Die ersten Monate nach der Geburt können für Familien trotz aller Freude über den ersehnten Nachwuchs ganz schön stressig und chaotisch werden. Das Baby schreit, das Geschwisterkind fühlt sich vernachlässigt und der besorgte Vater hat keinen Urlaub mehr. Mit der Erfahrung, dass sich Mütter nach der Geburt oft mehr Unterstützung wünschen, wird „wellcome – praktische Hilfe nach der Geburt“ auch in Wilhelmshaven und Friesland immer wieder konfrontiert. Selbst die Mütter, die sich sehr gut vorbereitet haben, kommen schnell an ihre Grenzen, wenn sie keine familiäre Unterstützung haben. Im 14. Jahr gibt es deshalb „wellcome“ in Wilhelmshaven, seit knapp zehn Jahren auch in Friesland.
Wer in den ersten Monaten keine Hilfe hat, kann bei „wellcome“ anrufen und bekommt ganz unbürokratisch die Unterstützung durch eine ehrenamtliche Mitarbeiterin. Oft kommen die Ehrenamtlichen wie ein Engel in die Familie und helfen wie sonst Freundinnen, die Familie und Nachbarinnen. Chaos nach der Geburt erlebte auch Familie F. in Wilhelmshaven, als der erste Sohn geboren wurde. Das Wunschkind war da, die Mutter gesund, und doch kam alles anders als geplant. Die eigenen Eltern leben hunderte von Kilometern entfernt, der Ehemann ist monatelang auf See und Frau F. fühlte sich wie auf einem fremden Planeten. „Ich war total erschöpft und konnte mich nicht mehr über meinen so sehr herbeigesehnten kleinen Sohn freuen. Als die wellcome-Ehrenamtliche kam, konnte ich kaum glauben, wie gut mir, dem Kind und der ganzen Familie diese Hilfe tut. Eine wunderbare Erfahrung, die ich um nichts in der Welt missen möchte.”

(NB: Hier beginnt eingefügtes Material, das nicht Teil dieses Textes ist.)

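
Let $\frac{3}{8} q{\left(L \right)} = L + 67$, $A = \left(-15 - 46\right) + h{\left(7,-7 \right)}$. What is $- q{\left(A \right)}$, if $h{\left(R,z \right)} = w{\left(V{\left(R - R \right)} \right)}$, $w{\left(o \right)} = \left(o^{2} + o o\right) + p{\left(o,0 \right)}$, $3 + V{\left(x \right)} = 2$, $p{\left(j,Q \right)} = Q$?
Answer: $- \frac{64}{3} \approx -21.333$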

„Mit dem Angebot von wellcome möchten wir dem Stress die Spitze nehmen und in dieser Übergangszeit Mütter entlasten“, sagt Sandra Pflugrad, Teamleiterin von wellcome in Wilhelmshaven. Das Ziel von wellcome ist es, zu verhindern, dass sich aus kleinen Krisen durch Überforderung später Vernachlässigung oder gar Gewalt entwickelt. Entspannte, gelassene und ausgeruhte Mütter sind bindungsfähiger und weniger anfällig für postnatale Depression.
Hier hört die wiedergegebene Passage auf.